Questions fréquentes
- Est-ce que le type de polype endométrial a une influence au moment de la grossesse? Le polype endométrial est une masse bénigne dans la cavité utérine et, selon sa taille, peut affecter l’implantation embryonnaire.
- Les polypes utérins peuvent-ils disparaître tout seuls ? Certains polypes ont la faculté de régresser d'eux-même, en particulier s'ils sont de petite taille. S'ils dégénèrent, ils se détachent et sont éliminés au cours des règles qui peuvent alors être plus douloureuses que d'habitude. Cependant, si le polype cause des symptômes ou s'il est susceptible d'être malin, il faut le retirer.
- Est-ce qu'une jeune femme peut avoir un polype utérin ? Oui, même si ce type de patiente développe moins souvent des polypes. Au-delà de l'âge, la décision d'extirper le polype va dépendre des antécédents médicaux de la patiente, de la taille du polype et des risques de cancer.
- Est-ce qu'un polype endométrial est la même chose qu'un fibrome utérin ? Non, même si tous deux sont des excroissances anormales à l'intérieur de l'utérus et qu'ils apparaître comme semblables à l'hystéroscopie diagnostique.

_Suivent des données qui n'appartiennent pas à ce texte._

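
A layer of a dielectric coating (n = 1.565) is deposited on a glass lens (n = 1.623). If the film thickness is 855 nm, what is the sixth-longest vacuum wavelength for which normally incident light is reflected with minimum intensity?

487 nm

Top surface (1.0 → 1.565): reflection off a higher-index medium gives a half-wave phase shift.
Bottom surface (1.565 → 1.623): reflection off a higher-index medium gives a half-wave phase shift.
The two reflections carry the same phase change, so no net offset.
With no net inversion, destructive interference in reflection requires 2 n t = (m + ½) λ.
λ = 2 n t / (m + ½). The sixth-longest wavelength is m = 5: λ = 2 × 1.565 × 855 / 5.50 = 487 nm.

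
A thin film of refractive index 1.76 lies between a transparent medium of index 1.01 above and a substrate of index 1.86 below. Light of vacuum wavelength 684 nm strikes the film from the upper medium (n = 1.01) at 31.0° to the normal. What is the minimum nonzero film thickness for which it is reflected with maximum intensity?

203 nm

Ray reflecting at the top interface goes from n = 1.01 toward n = 1.76: a half-wave phase shift.
Bottom surface (1.76 → 1.86): reflection off a higher-index medium gives a half-wave phase shift.
Net: no relative phase inversion (both shifts match).
So the condition for constructive reflection is 2 n t cos θ_r = m λ.
Snell's law: 1.01 sin 31.0° = 1.76 sin θ_r → sin θ_r = 0.296, cos θ_r = 0.955.
Minimum nonzero at m = 1: t = λ / (2 n cos θ_r) = 684 / (2 × 1.76 × 0.955) = 203 nm.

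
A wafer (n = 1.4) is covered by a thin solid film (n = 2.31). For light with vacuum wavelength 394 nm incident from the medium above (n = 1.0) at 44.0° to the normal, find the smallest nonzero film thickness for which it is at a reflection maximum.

At the upper boundary (n = 1.0 to n = 2.31) the reflected ray undergoes a half-wave phase shift.
At the lower boundary (n = 2.31 to n = 1.4) the reflected ray undergoes no phase shift.
Exactly one π shift → a net half-wave offset.
So the condition for constructive reflection is 2 n t cos θ_r = (m + ½) λ.
Snell's law: 1.0 sin 44.0° = 2.31 sin θ_r → sin θ_r = 0.301, cos θ_r = 0.954.
Minimum at m = 0: t = λ / (4 n cos θ_r) = 394 / (4 × 2.31 × 0.954) = 44.7 nm.

44.7 nm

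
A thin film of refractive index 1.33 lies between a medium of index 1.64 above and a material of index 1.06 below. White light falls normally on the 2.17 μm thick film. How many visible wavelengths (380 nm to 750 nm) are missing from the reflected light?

Top surface (1.64 → 1.33): reflection off a lower-index medium gives no phase shift.
Ray reflecting at the bottom interface goes from n = 1.33 toward n = 1.06: no phase shift.
Zero or two π shifts → no net half-wave offset.
For weak reflection here: 2 n t = (m + ½) λ.
λ = 2 n t / (m + ½) = 5772 / (m + ½) nm.
m=7: 770 nm (IR); m=8: 679 nm (visible); m=9: 608 nm (visible); m=10: 550 nm (visible); m=11: 502 nm (visible); m=12: 462 nm (visible); m=13: 428 nm (visible); m=14: 398 nm (visible); m=15: 372 nm (UV).

7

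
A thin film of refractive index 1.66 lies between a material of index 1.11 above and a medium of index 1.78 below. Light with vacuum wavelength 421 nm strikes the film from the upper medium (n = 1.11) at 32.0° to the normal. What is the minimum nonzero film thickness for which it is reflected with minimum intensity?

67.8 nm

Ray reflecting at the top interface goes from n = 1.11 toward n = 1.66: a half-wave phase shift.
Bottom surface (1.66 → 1.78): reflection off a higher-index medium gives a half-wave phase shift.
The two reflections carry the same phase change, so no net offset.
With no net inversion, destructive interference in reflection requires 2 n t cos θ_r = (m + ½) λ.
Snell's law: 1.11 sin 32.0° = 1.66 sin θ_r → sin θ_r = 0.354, cos θ_r = 0.935.
Minimum at m = 0: t = λ / (4 n cos θ_r) = 421 / (4 × 1.66 × 0.935) = 67.8 nm.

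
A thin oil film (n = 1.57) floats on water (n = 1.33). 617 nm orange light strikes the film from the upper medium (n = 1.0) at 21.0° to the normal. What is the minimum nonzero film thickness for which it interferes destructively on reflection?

At the upper boundary (n = 1.0 to n = 1.57) the reflected ray undergoes a half-wave phase shift.
Ray reflecting at the bottom interface goes from n = 1.57 toward n = 1.33: no phase shift.
Net: one phase inversion between the two reflected rays.
With one net inversion, destructive interference in reflection requires 2 n t cos θ_r = m λ.
Snell's law: 1.0 sin 21.0° = 1.57 sin θ_r → sin θ_r = 0.228, cos θ_r = 0.974.
Minimum nonzero at m = 1: t = λ / (2 n cos θ_r) = 617 / (2 × 1.57 × 0.974) = 202 nm.

202 nm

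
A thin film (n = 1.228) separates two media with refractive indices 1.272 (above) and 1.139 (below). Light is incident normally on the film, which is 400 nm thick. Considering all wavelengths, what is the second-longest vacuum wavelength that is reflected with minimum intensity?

655 nm

Ray reflecting at the top interface goes from n = 1.272 toward n = 1.228: no phase shift.
At the lower boundary (n = 1.228 to n = 1.139) the reflected ray undergoes no phase shift.
Net: no relative phase inversion (both shifts match).
For minimum reflection here: 2 n t = (m + ½) λ.
λ = 2 n t / (m + ½). The second-longest wavelength is m = 1: λ = 2 × 1.228 × 400 / 1.50 = 655 nm.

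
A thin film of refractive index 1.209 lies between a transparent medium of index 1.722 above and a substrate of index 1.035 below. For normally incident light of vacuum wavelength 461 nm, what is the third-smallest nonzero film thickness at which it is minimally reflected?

Ray reflecting at the top interface goes from n = 1.722 toward n = 1.209: no phase shift.
Bottom surface (1.209 → 1.035): reflection off a lower-index medium gives no phase shift.
Zero or two π shifts → no net half-wave offset.
With no net inversion, destructive interference in reflection requires 2 n t = (m + ½) λ.
The third-smallest nonzero thickness corresponds to m = 2: t = (m + ½) λ / (2 n) = 2.50 × 461 / (2 × 1.209) = 477 nm.

477 nm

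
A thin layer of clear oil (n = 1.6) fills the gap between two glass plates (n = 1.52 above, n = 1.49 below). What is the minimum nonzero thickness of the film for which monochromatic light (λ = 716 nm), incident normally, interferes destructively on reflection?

At the upper boundary (n = 1.52 to n = 1.6) the reflected ray undergoes a half-wave phase shift.
Bottom surface (1.6 → 1.49): reflection off a lower-index medium gives no phase shift.
Exactly one π shift → a net half-wave offset.
For weak reflection here: 2 n t = m λ.
Minimum nonzero at m = 1: t = λ / (2 n) = 716 / (2 × 1.6) = 224 nm.

224 nm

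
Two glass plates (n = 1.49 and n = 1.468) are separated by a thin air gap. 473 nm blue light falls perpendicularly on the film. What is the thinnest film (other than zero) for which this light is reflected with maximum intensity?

118 nm

At the upper boundary (n = 1.49 to n = 1.0) the reflected ray undergoes no phase shift.
Bottom surface (1.0 → 1.468): reflection off a higher-index medium gives a half-wave phase shift.
Exactly one π shift → a net half-wave offset.
For strong reflection here: 2 n t = (m + ½) λ.
Minimum at m = 0: t = λ / (4 n) = 473 / (4 × 1.0) = 118 nm.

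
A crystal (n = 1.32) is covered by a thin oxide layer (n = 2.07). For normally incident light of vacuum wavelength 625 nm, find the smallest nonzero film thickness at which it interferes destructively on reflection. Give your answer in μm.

Ray reflecting at the top interface goes from n = 1.0 toward n = 2.07: a half-wave phase shift.
At the lower boundary (n = 2.07 to n = 1.32) the reflected ray undergoes no phase shift.
The two reflections differ by half a wavelength.
For dark reflection here: 2 n t = m λ.
Minimum nonzero at m = 1: t = λ / (2 n) = 625 / (2 × 2.07) = 151 nm.

0.151 μm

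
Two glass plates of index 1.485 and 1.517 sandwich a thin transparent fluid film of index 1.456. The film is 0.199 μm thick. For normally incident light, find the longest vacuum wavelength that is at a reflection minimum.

579 nm

At the upper boundary (n = 1.485 to n = 1.456) the reflected ray undergoes no phase shift.
Bottom surface (1.456 → 1.517): reflection off a higher-index medium gives a half-wave phase shift.
Exactly one π shift → a net half-wave offset.
For minimum reflection here: 2 n t = m λ.
λ = 2 n t / m. The longest wavelength is m = 1: λ = 2 × 1.456 × 199 / 1.00 = 579 nm.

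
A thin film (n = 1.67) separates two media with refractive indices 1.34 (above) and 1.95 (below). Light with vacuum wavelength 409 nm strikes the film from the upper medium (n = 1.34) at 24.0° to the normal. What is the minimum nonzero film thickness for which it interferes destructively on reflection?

64.8 nm

Top surface (1.34 → 1.67): reflection off a higher-index medium gives a half-wave phase shift.
Ray reflecting at the bottom interface goes from n = 1.67 toward n = 1.95: a half-wave phase shift.
Net: no relative phase inversion (both shifts match).
For minimum reflection here: 2 n t cos θ_r = (m + ½) λ.
Snell's law: 1.34 sin 24.0° = 1.67 sin θ_r → sin θ_r = 0.326, cos θ_r = 0.945.
Minimum at m = 0: t = λ / (4 n cos θ_r) = 409 / (4 × 1.67 × 0.945) = 64.8 nm.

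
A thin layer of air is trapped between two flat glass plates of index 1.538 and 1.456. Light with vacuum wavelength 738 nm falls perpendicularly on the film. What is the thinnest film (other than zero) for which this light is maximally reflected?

Top surface (1.538 → 1.0): reflection off a lower-index medium gives no phase shift.
Ray reflecting at the bottom interface goes from n = 1.0 toward n = 1.456: a half-wave phase shift.
Net: one phase inversion between the two reflected rays.
With one net inversion, constructive interference in reflection requires 2 n t = (m + ½) λ.
Minimum at m = 0: t = λ / (4 n) = 738 / (4 × 1.0) = 185 nm.

185 nm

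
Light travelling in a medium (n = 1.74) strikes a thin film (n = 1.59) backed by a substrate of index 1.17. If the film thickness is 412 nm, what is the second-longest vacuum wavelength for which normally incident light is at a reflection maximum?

Ray reflecting at the top interface goes from n = 1.74 toward n = 1.59: no phase shift.
At the lower boundary (n = 1.59 to n = 1.17) the reflected ray undergoes no phase shift.
Net: no relative phase inversion (both shifts match).
For bright reflection here: 2 n t = m λ.
λ = 2 n t / m. The second-longest wavelength is m = 2: λ = 2 × 1.59 × 412 / 2.00 = 655 nm.

655 nm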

- Est-ce qu'il y a un traitement naturel pour éliminer ou prévenir les polypes endométriaux ? On dit que consommer certains aliments comme le gingembre, la cannelle ou les graines de moutarde peut aider à éliminer naturellement les polypes. Cependant, il n'y a pas de preuves scientifiques confirmant l'efficacité de possibles traitements naturels.
- Les polypes utérins sont-ils contagieux ? Non. Certains facteurs peuvent augmenter le risque de développer des polypes, mais il n'y a pas de risque de contagion de personne à personne.
- Après l’ablation d’un polype, la fertilité est-elle généralement restaurée ? Oui. Après l’ablation d’un polype, la fertilité est généralement restaurée, surtout si aucun autre facteur ne gêne la conception.
- Les polypes utérins sont-ils toujours bénins ? Dans l’immense majorité des cas, ils sont bénins.
- Qu’est-ce qui distingue un polype utérin d’un fibrome utérin ? Le polype utérin se développe à partir de la muqueuse de l’endomètre, tandis que le fibrome provient du muscle utérin (myomètre).
- Les polypes utérins peuvent-ils régresser spontanément ? Certains petits polypes, surtout chez les femmes jeunes, peuvent régresser spontanément.